Essa perspectiva exige uma virtude pouco valorizada na política contemporânea: a humildade intelectual. Humildade para reconhecer que nenhum governo possui respostas definitivas, que a realidade é sempre mais complexa do que os discursos e que boas decisões dependem de estudo, diálogo e permanente revisão das próprias certezas. Essa postura pode parecer incompatível com o ritmo acelerado da política-espetáculo, mas continua sendo essencial para qualquer democracia que pretenda construir políticas públicas de longo prazo.
Talvez essa expectativa pareça ambiciosa em um tempo dominado pela comunicação instantânea e por ciclos eleitorais cada vez mais curtos. Ainda assim, renunciar a ela significaria aceitar uma concepção empobrecida da própria política. Administrar recursos é uma obrigação do Estado. Produzir condições para que uma sociedade pense sobre si mesma também deveria ser.

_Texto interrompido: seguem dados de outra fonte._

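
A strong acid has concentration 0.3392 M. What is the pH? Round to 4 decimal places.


A strong acid dissociates completely, so [H+] equals the given concentration.
pH = -log10([H+]) = -log10(0.3392)
pH = 0.46954416, rounded to 4 dp:

0.4695


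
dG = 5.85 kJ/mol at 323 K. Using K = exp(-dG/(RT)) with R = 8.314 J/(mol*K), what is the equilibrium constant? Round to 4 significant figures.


dG is in kJ/mol; multiply by 1000 to match R in J/(mol*K).
RT = 8.314 * 323 = 2685.422 J/mol
exponent = -dG*1000 / (RT) = -(5.85*1000) / 2685.422 = -2.17842857
K = exp(-2.17842857)
K = 0.11321931, rounded to 4 significant figures:

0.1132


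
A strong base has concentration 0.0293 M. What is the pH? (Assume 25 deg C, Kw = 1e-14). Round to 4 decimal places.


A strong base dissociates completely, so [OH-] equals the given concentration.
pOH = -log10([OH-]) = -log10(0.0293) = 1.533132
pH = 14 - pOH = 14 - 1.533132
pH = 12.466868, rounded to 4 dp:

12.4669


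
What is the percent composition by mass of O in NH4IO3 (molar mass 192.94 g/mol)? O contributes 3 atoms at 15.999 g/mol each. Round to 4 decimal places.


pct = 100 * (n_elem * M_elem) / M_total
mass_contribution = 3 * 15.999 = 47.997 g/mol
pct = 100 * 47.997 / 192.94
pct = 24.87664559 %, rounded to 4 dp:

24.8766 %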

Talvez o maior desafio do presente não seja encontrar governantes que tenham respostas para todas as perguntas. Seja recuperar uma cultura política capaz de valorizar aqueles que sabem formular as perguntas certas antes de decidir.
Porque é nesse instante — silencioso, quase invisível e anterior ao exercício do poder — que a política deixa de ser apenas administração do presente e começa, verdadeiramente, a construir o futuro.